I recently came across the following joke map online:

Surprisingly, and probably unintentionally, there’s a grain of historical truth to this “Megachusetts”. Massachusetts’ original colonial charter specified northern and southern borders, and that the colony should extend all the way from the Atlantic Ocean to the Pacific Ocean, or rather: “…from the Atlantick and Westerne Sea and Ocean on the East Parte, to the South Sea on the West Parte;” The grant wasn’t quite the line depicted in the meme, but it was a line across the continent nevertheless.
Massachusetts wasn’t the only New England colony to get such a “sea to sea” grant. Connecticut’s colonial charter of 1662 granted the young colony all English territory “…from the said Narrogancett Bay on the East to the South Sea on the West parte, with the Islands thereunto adioyneinge…”
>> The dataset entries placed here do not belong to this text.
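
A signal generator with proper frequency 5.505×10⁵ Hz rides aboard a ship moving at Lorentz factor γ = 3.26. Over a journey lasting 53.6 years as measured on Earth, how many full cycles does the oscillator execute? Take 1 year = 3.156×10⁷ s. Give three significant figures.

N = 2.86×10¹⁴

γ = 3.26
The oscillator's own cycle count is N = f × τ where τ is the proper time on the ship. τ = Δt/γ = 53.6/3.260 = 16.44 years = 5.189×10⁸ s.
N = 5.505×10⁵ × 5.189×10⁸ = 2.857×10¹⁴.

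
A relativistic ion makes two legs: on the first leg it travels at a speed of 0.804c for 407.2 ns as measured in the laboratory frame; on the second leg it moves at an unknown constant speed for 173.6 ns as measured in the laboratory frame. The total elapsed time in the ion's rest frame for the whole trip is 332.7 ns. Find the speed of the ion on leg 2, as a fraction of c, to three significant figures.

β = 0.853

Leg 1: γ = 1/√(1 − 0.804²) = 1/√0.3536 = 1.682; τ_1 = 407.2/1.682 = 242.1 ns.
Leg 2: speed unknown; τ_2 = 173.6/γ_2.
Total proper time: 242.1 + τ_2 = 332.7, so τ_2 = 332.7 − 242.1 = 90.57 ns.
γ_2 = 173.6/90.57 = 1.917; β = √(1 − 1/γ²) = √0.7278.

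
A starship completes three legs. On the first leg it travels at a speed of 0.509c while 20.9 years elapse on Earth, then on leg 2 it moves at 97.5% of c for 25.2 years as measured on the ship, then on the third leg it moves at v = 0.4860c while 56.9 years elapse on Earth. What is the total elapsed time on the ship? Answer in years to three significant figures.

τ = 92.9 years

Leg 1: γ = 1/√(1 − 0.509²) = 1/√0.7409 = 1.162; τ_1 = 20.9/1.162 = 17.99 years.
Leg 2: 25.2 years is already measured on the ship.
Leg 3: γ = 1/√(1 − 0.4860²) = 1/√0.7638 = 1.144; τ_3 = 56.9/1.144 = 49.73 years.
Total: 17.99 + 25.20 + 49.73 years.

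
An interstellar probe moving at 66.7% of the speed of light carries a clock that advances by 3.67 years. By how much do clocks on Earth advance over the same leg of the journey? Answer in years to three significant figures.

Δt = 4.93 years

β = 0.667; γ = 1/√(1 − 0.667²) = 1/√0.5551 = 1.342
The interval measured aboard the probe is the proper time (both events occur at the same place in that frame); the lab-frame interval is Δt = γτ = 1.342 × 3.67 years.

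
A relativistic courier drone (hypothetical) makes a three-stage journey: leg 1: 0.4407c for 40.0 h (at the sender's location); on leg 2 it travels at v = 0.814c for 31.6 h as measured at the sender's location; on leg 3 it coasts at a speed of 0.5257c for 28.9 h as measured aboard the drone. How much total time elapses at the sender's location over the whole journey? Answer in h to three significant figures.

Leg 1: 40.0 h is already measured at the sender's location.
Leg 2: 31.6 h is already measured at the sender's location.
Leg 3: γ = 1/√(1 − 0.5257²) = 1/√0.7236 = 1.176; Δt_3 = 1.176 × 28.9 = 33.97 h.
Total: 40.00 + 31.60 + 33.97 h.

Δt = 106 h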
Besides the creative spellings of “Narragansett” and “adjoining” (from before standardized English spelling), this line gave Connecticut a basis to claim its own narrow strip of the entire continent, again hypothetically reaching the Pacific ocean. And like any reasonable government of the era, the colonial governments of Connecticut and Massachusetts kept on claiming this land as long as they feasibly could.
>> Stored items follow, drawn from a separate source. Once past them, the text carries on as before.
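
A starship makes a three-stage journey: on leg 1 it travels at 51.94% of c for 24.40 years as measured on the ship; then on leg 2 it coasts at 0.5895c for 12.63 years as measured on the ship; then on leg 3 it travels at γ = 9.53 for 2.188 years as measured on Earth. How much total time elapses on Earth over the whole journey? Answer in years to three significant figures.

Leg 1: β = 0.5194; γ = 1/√(1 − 0.5194²) = 1/√0.7302 = 1.170; Δt_1 = 1.170 × 24.40 = 28.55 years.
Leg 2: γ = 1/√(1 − 0.5895²) = 1/√0.6525 = 1.238; Δt_2 = 1.238 × 12.63 = 15.64 years.
Leg 3: 2.188 years is already measured on Earth.
Total: 28.55 + 15.64 + 2.188 years.

Δt = 46.4 years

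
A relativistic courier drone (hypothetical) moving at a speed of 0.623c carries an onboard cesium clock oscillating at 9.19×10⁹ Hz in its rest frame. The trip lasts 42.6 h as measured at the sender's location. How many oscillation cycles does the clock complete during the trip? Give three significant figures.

N = 1.10×10¹⁵

γ = 1/√(1 − 0.623²) = 1/√0.6119 = 1.278
The oscillator's own cycle count is N = f × τ where τ is the proper time aboard the drone. τ = Δt/γ = 42.6/1.278 = 33.32 h = 1.200×10⁵ s.
N = 9.19×10⁹ × 1.200×10⁵ = 1.102×10¹⁵.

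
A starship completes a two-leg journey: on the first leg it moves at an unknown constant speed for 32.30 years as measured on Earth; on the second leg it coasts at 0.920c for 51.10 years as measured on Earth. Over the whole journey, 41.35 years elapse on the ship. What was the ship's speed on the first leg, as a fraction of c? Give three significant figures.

β = 0.751

Leg 1: speed unknown; τ_1 = 32.30/γ_1.
Leg 2: γ = 1/√(1 − 0.920²) = 1/√0.1536 = 2.552; τ_2 = 51.10/2.552 = 20.03 years.
Total proper time: τ_1 + 20.03 = 41.35, so τ_1 = 41.35 − 20.03 = 21.32 years.
γ_1 = 32.30/21.32 = 1.515; β = √(1 − 1/γ²) = √0.5642.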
Several colonies had western claims along these lines. New York and Virginia claimed the most western land, but North Carolina, South Carolina, and Georgia all had claims, too. Many of these seven state claims overlapped. The southern states in particular actually had access to land past the Appalachians, and several of them tried to actually settle those areas and enforce their claims after American independence.
Connecticut and Massachusetts, however, had no way to enforce most of their claims. The clearest issue was that French Louisiana and Spanish New Spain were in the way of the westernmost section, but also Pennsylvania and New York territory cut off direct access between New England and the old Northwest. (And of course, there were numerous indigenous nations in the territory as well, but in the Americans’ minds they were going to be conquered eventually either way.)
But even without direct access Connecticut didn’t entirely give up on its long western extension. States of the young USA started ceding their western land claims to the federal government in the decades following independence. This kept the peace between states and gained goodwill from the union, and made it easier for Americans to expand into the area. Connecticut ceded most of their claim, too, but held onto a small piece of what would become Northeast Ohio.

Connecticut even started sending settlers to the area in the 1790s, under the auspices of the “Connecticut Land Company”. A few towns were even founded, most notably one on the banks of the Cuyahoga river by a certain Moses Cleaveland. Even today, Cleveland, Ohio1 maintains its original New England-style common grazing land as its central plaza, Public Square.
This area, known as the “Connecticut Western Reserve”, eventually was ceded to the federal government as well. It was just too impractical for Connecticut to manage an exclave on the other side of the Appalachians. But the legacy of this last bit of Long Connecticut (Disconnecticut?) remains, most notably in the name of Case Western Reserve University in Cleveland.